Son histoire personnelle s’infiltre dans ses œuvres, notamment sa double appartenance, son identité franco-béninoise multiple qui lui procure cette
sensation d’appartenance partielle à son territoire de vie – notamment dans la peinture Palmier au milieu d’un jardin villepintois issue de ses séries sur la banlieue parisienne. Comme un autoportrait, ce palmier symbolise cette sensation d’extériorité, implanté dans un ailleurs.

 

A Cotonou, Joël a croisé la route de la nouvelle palmeraie accueillant les riverains à l’entrée de Fidjrossè où jadis se tenait un quartier entier. Ces courts palmiers, récemment implantés, ont remplacé des vies, au nom d’une ville nouvelle, d’un nouvel espoir. En peignant ces palmeraies, Joël passe de l’autoportrait au portrait. Son cheminement jusqu’au Bénin, sa terre d’origine, sa reconnexion avec son identité lui a permis ce transfert.
Ce retour au pays se traduit par ce rapport à ces vies déplacées. Sa reconstruction à lui, coïncide à celle de ce quartier aujourd’hui invisible à qui il rend hommage, au portrait de toutes ces vies qui cimentent un patrimoine immatériel pour cet espace à première vue désert.
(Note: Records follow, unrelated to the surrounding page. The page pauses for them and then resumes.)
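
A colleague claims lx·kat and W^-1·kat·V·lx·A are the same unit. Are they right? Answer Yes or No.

Yes

Left side:
  lx = lm/m² (illuminance = luminous flux per area),
      = m⁻²·cd.
  kat = mol/s = s⁻¹·mol (catalytic activity).
  Combining: lx·kat = (m⁻²·cd) · (s⁻¹·mol) = m⁻²·s⁻¹·mol·cd.
Right side:
  W = J/s (power = energy per time),
      = kg·m²·s⁻³.
  So W⁻¹ = kg⁻¹·m⁻²·s³.
  kat = mol/s = s⁻¹·mol (catalytic activity).
  V = W/A (potential = power per current),
      = kg·m²·s⁻³·A⁻¹.
  lx = lm/m² (illuminance = luminous flux per area),
      = m⁻²·cd.
  Combining: W⁻¹·kat·V·lx·A = (kg⁻¹·m⁻²·s³) · (s⁻¹·mol) · (kg·m²·s⁻³·A⁻¹) · (m⁻²·cd) · A = m⁻²·s⁻¹·mol·cd.
Both reduce to m⁻²·s⁻¹·mol·cd.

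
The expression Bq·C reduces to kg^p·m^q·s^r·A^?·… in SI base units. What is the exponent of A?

1

Bq = s⁻¹.
C = s·A.
Combining: Bq·C = s⁻¹ · (s·A) = A.
The exponent of A is 1.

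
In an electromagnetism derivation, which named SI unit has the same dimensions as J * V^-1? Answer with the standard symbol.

C

J = kg·m²·s⁻².
V = kg·m²·s⁻³·A⁻¹.
So V⁻¹ = kg⁻¹·m⁻²·s³·A.
Combining: J·V⁻¹ = (kg·m²·s⁻²) · (kg⁻¹·m⁻²·s³·A) = s·A.
s·A is the base-SI form of the coulomb.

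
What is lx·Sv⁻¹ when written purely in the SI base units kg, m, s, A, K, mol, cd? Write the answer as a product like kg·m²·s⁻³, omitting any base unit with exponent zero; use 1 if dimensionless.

m⁻⁴·s²·cd

lx = lm/m² (illuminance = luminous flux per area),
    = m⁻²·cd.
Sv = J/kg (equivalent dose = energy per mass),
    = m²·s⁻².
So Sv⁻¹ = m⁻²·s².
Combining: lx·Sv⁻¹ = (m⁻²·cd) · (m⁻²·s²) = m⁻⁴·s²·cd.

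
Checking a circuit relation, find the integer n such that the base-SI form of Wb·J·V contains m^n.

6

Wb = V·s (flux: a volt is a weber per second),
    = kg·m²·s⁻²·A⁻¹.
J = N·m (work = force × distance),
    = kg·m²·s⁻².
V = W/A (potential = power per current),
    = kg·m²·s⁻³·A⁻¹.
Combining: Wb·J·V = (kg·m²·s⁻²·A⁻¹) · (kg·m²·s⁻²) · (kg·m²·s⁻³·A⁻¹) = kg³·m⁶·s⁻⁷·A⁻².
The exponent of m is 6.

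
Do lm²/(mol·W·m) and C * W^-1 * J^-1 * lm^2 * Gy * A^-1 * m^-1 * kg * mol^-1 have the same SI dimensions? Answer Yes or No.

Left side:
  W = J/s (power = energy per time),
      = kg·m²·s⁻³.
  So W⁻¹ = kg⁻¹·m⁻²·s³.
  lm = cd·sr = cd (luminous flux; sr is dimensionless).
  So lm² = cd².
  Combining: mol⁻¹·W⁻¹·m⁻¹·lm² = mol⁻¹ · (kg⁻¹·m⁻²·s³) · m⁻¹ · cd² = kg⁻¹·m⁻³·s³·mol⁻¹·cd².
Right side:
  C = A·s = s·A (charge = current × time).
  W = J/s (power = energy per time),
      = kg·m²·s⁻³.
  So W⁻¹ = kg⁻¹·m⁻²·s³.
  J = N·m (work = force × distance),
      = kg·m²·s⁻².
  So J⁻¹ = kg⁻¹·m⁻²·s².
  lm = cd·sr = cd (luminous flux; sr is dimensionless).
  So lm² = cd².
  Gy = J/kg (absorbed dose = energy per mass),
      = m²·s⁻².
  Combining: C·W⁻¹·J⁻¹·lm²·Gy·A⁻¹·m⁻¹·kg·mol⁻¹ = (s·A) · (kg⁻¹·m⁻²·s³) · (kg⁻¹·m⁻²·s²) · cd² · (m²·s⁻²) · A⁻¹ · m⁻¹ · kg · mol⁻¹ = kg⁻¹·m⁻³·s⁴·mol⁻¹·cd².
Left is kg⁻¹·m⁻³·s³·mol⁻¹·cd²; right is kg⁻¹·m⁻³·s⁴·mol⁻¹·cd² — different.

No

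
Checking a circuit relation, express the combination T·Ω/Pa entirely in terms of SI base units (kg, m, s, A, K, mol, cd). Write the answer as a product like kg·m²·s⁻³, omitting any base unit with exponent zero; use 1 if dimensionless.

T = kg·s⁻²·A⁻¹.
Ω = kg·m²·s⁻³·A⁻².
Pa = kg·m⁻¹·s⁻².
So Pa⁻¹ = kg⁻¹·m·s².
Combining: T·Ω·Pa⁻¹ = (kg·s⁻²·A⁻¹) · (kg·m²·s⁻³·A⁻²) · (kg⁻¹·m·s²) = kg·m³·s⁻³·A⁻³.

kg·m³·s⁻³·A⁻³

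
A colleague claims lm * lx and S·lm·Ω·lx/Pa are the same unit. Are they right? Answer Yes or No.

Left side:
  lm = cd·sr = cd (luminous flux; sr is dimensionless).
  lx = lm/m² (illuminance = luminous flux per area),
      = m⁻²·cd.
  Combining: lm·lx = cd · (m⁻²·cd) = m⁻²·cd².
Right side:
  S = kg⁻¹·m⁻²·s³·A².
  lm = cd.
  Pa = kg·m⁻¹·s⁻².
  So Pa⁻¹ = kg⁻¹·m·s².
  Ω = kg·m²·s⁻³·A⁻².
  lx = m⁻²·cd.
  Combining: S·lm·Pa⁻¹·Ω·lx = (kg⁻¹·m⁻²·s³·A²) · cd · (kg⁻¹·m·s²) · (kg·m²·s⁻³·A⁻²) · (m⁻²·cd) = kg⁻¹·m⁻¹·s²·cd².
Left is m⁻²·cd²; right is kg⁻¹·m⁻¹·s²·cd² — different.

No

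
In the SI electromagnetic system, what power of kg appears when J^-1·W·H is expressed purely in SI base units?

J = N·m (work = force × distance),
    = kg·m²·s⁻².
So J⁻¹ = kg⁻¹·m⁻²·s².
W = J/s (power = energy per time),
    = kg·m²·s⁻³.
H = Wb/A (inductance = flux per current),
    = kg·m²·s⁻²·A⁻².
Combining: J⁻¹·W·H = (kg⁻¹·m⁻²·s²) · (kg·m²·s⁻³) · (kg·m²·s⁻²·A⁻²) = kg·m²·s⁻³·A⁻².
The exponent of kg is 1.

1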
Gregory Olympio pour décrire sa volonté de libérer les femmes et les hommes de leurs identités, en invente de nouveaux. Ses doubles portraits se réfèrent à tous et personne à la fois, ils sont des êtres imaginaires créés à partir de souvenirs réels ou fabriqués. Rien n’est dit de plus sur la relation de ces deux personnages. L’espace, entre eux, suggère. Il laisse place au possible. Leur zone de contact précise un peu, sans en dire trop. Sont-ils liés, amants, frères ou voisins, ou simplement co-existants? Gregory ne détaille pas, il refuse d’enfermer. Les contours ne sont jamais francs, toujours à l’écoute
d’une couleur ou d’une autre.

Didier Viodé a choisi de se questionner lui-même. Il s’est adonné dans cette série à un travail introspectif. Quoi de mieux pour explorer la subtilité de l’existence que de questionner sa propre identité. Regarder le monde, est pour Didier le moment de reposer un œil sur son chemin intérieur, c’est une introspection autobiographique qui enchâsse images et gestes de sa vie, ses parents, son enfance, ses croyances. Il met à nu son intimité pour se dévoiler au-delà de son propre corps. Il dit son parcours et ses détours. Les portraits sans visages préservent une certaine pudeur, il se livre sans nous confier les détails.